Fortunately for us all, Kurosaki was a man beyond measure. His true power was yet to be revealed. Even as he blocked the Menos’ Cero, it was obvious to me he was much more than a mere shinigami. He absorbed that blast and reflected it right back at the Menos causing severe damage.
To this day I shudder to think what would have happened to that orange pest if he had continued to fight instead of watching the Menos retreat. Especially since what did happen was horrifying enough. Kurosaki’s spirit energy went so wildly out of control that even my proximity to him was causing my bow to distort to huge proportions. It was apparent that without help he would be destroyed by his own power in a way as dramatic as his recent actions.

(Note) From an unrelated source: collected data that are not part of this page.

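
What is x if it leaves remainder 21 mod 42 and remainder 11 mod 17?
147

Using Chinese Remainder Theorem:
M = 42 × 17 = 714
M1 = 17, M2 = 42
y1 = 17^(-1) mod 42 = 5
y2 = 42^(-1) mod 17 = 15
x = (21×17×5 + 11×42×15) mod 714 = 147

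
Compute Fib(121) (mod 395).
186

Matrix identity: Q^n = [[F_(n+1), F_n], [F_n, F_(n-1)]] with Q = [[1,1],[1,0]].
n = 121 = 1111001₂. Square-and-multiply, entries mod 395:
Q^1 = [[1,1],[1,0]]
Q^3 = (Q^1)²·Q = [[3,2],[2,1]]
Q^7 = (Q^3)²·Q = [[21,13],[13,8]]
Q^15 = (Q^7)²·Q = [[197,215],[215,377]]
Q^30 = (Q^15)² = [[109,170],[170,334]]
Q^60 = (Q^30)² = [[96,260],[260,231]]
Q^121 = (Q^60)²·Q = [[281,186],[186,95]]
F_121 mod 395 = Q^121[0][1] = 186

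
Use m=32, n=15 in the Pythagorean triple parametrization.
(799, 960, 1249)

Euclid's formula: a = m² - n², b = 2mn, c = m² + n²
m = 32, n = 15
a = 32² - 15² = 1024 - 225 = 799
b = 2 × 32 × 15 = 960
c = 32² + 15² = 1024 + 225 = 1249
Verification: 799² + 960² = 638401 + 921600 = 1560001 = 1249² ✓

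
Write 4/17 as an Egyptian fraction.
1/5 + 1/29 + 1/1233 + 1/3039345

Greedy algorithm:
4/17: ceiling(17/4) = 5, use 1/5
3/85: ceiling(85/3) = 29, use 1/29
2/2465: ceiling(2465/2) = 1233, use 1/1233
1/3039345: ceiling(3039345/1) = 3039345, use 1/3039345
Result: 4/17 = 1/5 + 1/29 + 1/1233 + 1/3039345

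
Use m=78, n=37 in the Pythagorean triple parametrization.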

I could have walked away and left him to his fate. He was a shinigami after all, and Quincy hate shinigami. My pride wouldn’t allow me to deny what he’d done, though. He’d cleaned up my mess. He had saved the day. He may have claimed he wasn’t superman, but watching him that day was the closest I’d ever come to admiring someone as much as I did my grandfather.
So, really, I was unable to just walk away and still retain my Quincy pride. I took the only idea I had and ran with it. I gathered Kurosaki’s racing spirit particles and shot arrow after arrow into the sky turning my hands into little more than tendons and bones. I did, however, manage to throw a few well placed sarcastic remarks his way, alleviating my discomfort.
In the end no matter how I try to justify it, the situation is clear. Grandfather’s goals, of shinigami and Quincy working together to face the threat of the hollows in the real world, was vindicated not by me, his grandson and student, but by an obnoxious shinigami with ridiculous orange hair. It is almost too depressing for words.